Le public français découvre à la fois le slam et ce « grand corps malade » que Fabien n’a jamais eu peur de mettre en avant. Il est ensuite adoubé par un parrain musical de premier choix : Charles Aznavour, le beau-père de Jean-Rachid. « C’était un homme curieux de tout, il est venu me voir très tôt en concert, il aimait beaucoup mes textes. Il a toujours eu ce petit complexe d’être considéré avant tout comme un immense interprète, plus que comme un auteur. Son rêve était d’entrer à l’Académie française, que l’on parle de ses textes comme on parle de ceux de Brassens. Il l’aurait mérité. »
Pour survivre, Grand Corps Malade a été obligé de se réinventer. Cette nécessité est devenue petit à petit une philosophie, un mode de vie pour ne pas stagner. Il suffit de voir son parcours ces quinze dernières années. Son évolution musicale, l’écriture d’un livre, la réalisation de deux films… Le plan B est une réussite éclatante qui ne s’est pas construite simplement pour exorciser les regrets du plan A.
« Il peut m’arriver parfois de me demander où j’en serais aujourd’hui sans l’accident, et si c’était à refaire, je ferais autrement, bien entendu. Parfois, on me demande sérieusement si, finalement, ce qui m’est arrivé n’est pas un mal pour un bien. Avoir un handicap à vie ne sera jamais un bien. Mais j’ai réussi depuis longtemps à faire le deuil de ma vie d’avant. J’ai la chance d’avoir une vie très excitante et un métier qui est un vrai privilège. »
“Le dialogue est encore possible entre profs et élèves, si les efforts sont faits des deux côtés.”

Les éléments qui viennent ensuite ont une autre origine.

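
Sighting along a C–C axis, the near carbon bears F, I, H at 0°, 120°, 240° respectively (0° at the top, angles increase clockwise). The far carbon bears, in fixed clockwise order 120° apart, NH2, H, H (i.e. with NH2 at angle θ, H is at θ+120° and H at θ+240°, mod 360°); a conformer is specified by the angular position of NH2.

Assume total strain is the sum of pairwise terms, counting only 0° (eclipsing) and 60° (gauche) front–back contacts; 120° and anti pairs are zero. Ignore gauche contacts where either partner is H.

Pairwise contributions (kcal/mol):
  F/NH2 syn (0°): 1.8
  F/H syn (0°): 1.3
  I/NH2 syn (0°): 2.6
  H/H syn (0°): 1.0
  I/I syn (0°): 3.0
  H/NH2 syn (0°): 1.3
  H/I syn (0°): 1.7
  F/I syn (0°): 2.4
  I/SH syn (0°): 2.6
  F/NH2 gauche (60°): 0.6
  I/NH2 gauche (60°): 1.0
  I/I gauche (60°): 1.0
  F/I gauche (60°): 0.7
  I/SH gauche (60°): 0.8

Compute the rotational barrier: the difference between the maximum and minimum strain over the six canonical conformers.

4.3 kcal/mol

NH2 at 0° (eclipsed): F–NH2 eclipsed, I–H eclipsed, H–H eclipsed; 1.8 + 1.7 + 1.0 = 4.5 kcal/mol.
NH2 at 60° (staggered): F–NH2 gauche, I–NH2 gauche; 0.6 + 1.0 = 1.6 kcal/mol.
NH2 at 120° (eclipsed): F–H eclipsed, I–NH2 eclipsed, H–H eclipsed; 1.3 + 2.6 + 1.0 = 4.9 kcal/mol.
NH2 at 180° (staggered): I–NH2 gauche; 1.0 = 1.0 kcal/mol.
NH2 at 240° (eclipsed): F–H eclipsed, I–H eclipsed, H–NH2 eclipsed; 1.3 + 1.7 + 1.3 = 4.3 kcal/mol.
NH2 at 300° (staggered): F–NH2 gauche; 0.6 = 0.6 kcal/mol.
Max at 120° (4.9 kcal/mol), min at 300° (0.6 kcal/mol); barrier = 4.3 kcal/mol.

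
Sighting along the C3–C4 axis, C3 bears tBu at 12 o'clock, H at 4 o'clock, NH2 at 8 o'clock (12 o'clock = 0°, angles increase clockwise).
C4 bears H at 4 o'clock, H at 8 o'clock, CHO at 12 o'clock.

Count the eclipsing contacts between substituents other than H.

Non-H eclipsing pairs: tBu(0°)/CHO(0°) — 1 interaction.

1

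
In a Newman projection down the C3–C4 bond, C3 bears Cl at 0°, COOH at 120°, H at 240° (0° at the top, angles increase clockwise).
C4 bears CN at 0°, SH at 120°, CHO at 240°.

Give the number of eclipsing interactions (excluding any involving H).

2

Non-H eclipsing pairs: Cl(0°)/CN(0°); COOH(120°)/SH(120°) — 2 interactions.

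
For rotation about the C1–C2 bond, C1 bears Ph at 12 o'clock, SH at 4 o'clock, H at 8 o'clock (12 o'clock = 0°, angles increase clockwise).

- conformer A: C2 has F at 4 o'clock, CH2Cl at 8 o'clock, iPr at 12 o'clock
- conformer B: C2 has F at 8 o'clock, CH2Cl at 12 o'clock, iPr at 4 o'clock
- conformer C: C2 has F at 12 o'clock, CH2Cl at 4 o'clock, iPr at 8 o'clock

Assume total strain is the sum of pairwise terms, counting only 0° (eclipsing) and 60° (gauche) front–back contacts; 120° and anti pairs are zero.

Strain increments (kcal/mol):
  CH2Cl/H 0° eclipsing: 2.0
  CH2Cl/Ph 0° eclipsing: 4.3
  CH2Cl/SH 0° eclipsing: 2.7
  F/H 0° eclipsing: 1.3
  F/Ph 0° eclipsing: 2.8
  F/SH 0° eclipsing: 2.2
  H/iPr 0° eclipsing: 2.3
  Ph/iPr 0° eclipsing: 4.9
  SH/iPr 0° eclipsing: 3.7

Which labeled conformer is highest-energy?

A (eclipsed): Ph–iPr eclipsed, SH–F eclipsed, H–CH2Cl eclipsed; 4.9 + 2.2 + 2.0 = 9.1 kcal/mol.
B (eclipsed): Ph–CH2Cl eclipsed, SH–iPr eclipsed, H–F eclipsed; 4.3 + 3.7 + 1.3 = 9.3 kcal/mol.
C (eclipsed): Ph–F eclipsed, SH–CH2Cl eclipsed, H–iPr eclipsed; 2.8 + 2.7 + 2.3 = 7.8 kcal/mol.
B has the highest total (9.3 kcal/mol).

B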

Aujourd’hui plus que jamais, l’ancien élève turbulent de Saint-Denis est dans la transmission et le partage, les vertus fondatrices du slam. Il est le parrain d’une association, Sourire à la vie, qui propose des activités enrichissantes aux enfants malades du cancer. Il a animé des ateliers en prison et lancé un grand projet avec l’Education nationale, à l’époque où le ministère était dirigé par Najat Vallaud-Belkacem, pour les profs qui souhaitent utiliser le slam comme ressource pédagogique.
Ce n’est pas un hasard si l’école est au cœur de son nouveau long métrage, toujours coécrit et coréalisé avec Mehdi Idir. La Vie scolaire interroge les limites du système éducatif, le lien parfois brisé entre profs et élèves, sans angélisme ni pessimisme, avec un ton juste et authentique (Authentik, autre album d’un de ses groupes phares, NTM).
Pédagogie salvatrice
« Nous voulions parler du collège dans ces quartiers que l’on connaît bien, avec un ton sincère et nuancé. Il n’y a pas de gentil enseignant et de méchant enseignant, le “méchant prof” du film est juste en difficulté. Nous avons fait attention à soigner tous nos personnages pour éviter les clichés et pour que les vrais protagonistes de ce quotidien s’y retrouvent. Et pour montrer aussi que le dialogue est encore possible entre profs et élèves, si les efforts sont faits des deux côtés. »
Restaurer la communication, aller vers l’autre, être bien entouré… ces thèmes qui innervent l’œuvre de Grand Corps Malade sont cristallisés dans le refrain d’un duo avec Aznavour en 2010 : « L’homme est un solitaire / Qui a besoin des autres / Et plus il est ouvert et plus il devient grand / Découvrez ma culture / J’apprendrai la vôtre / Je pense, donc je suis / Et tu es, donc j’apprends » (Tu es donc j’apprends sur l’album 3ème Temps).
Il y a comme une pédagogie salvatrice dans ces paroles. Fabien Marsaud n’est pas devenu prof de sport. Mais Grand Corps Malade est un excellent prof de l’être.
Hors ligne
Pour une fois qu'un article ne raconte pas plein de c...neries autour de son accident, de l'écriture, du basket,... et ça vient de Télérama et il n'est pas peu fier d'avoir un bel article dans Télérama (c'est dans sa story insta).
Tu as eu raison de le mettre en ligne.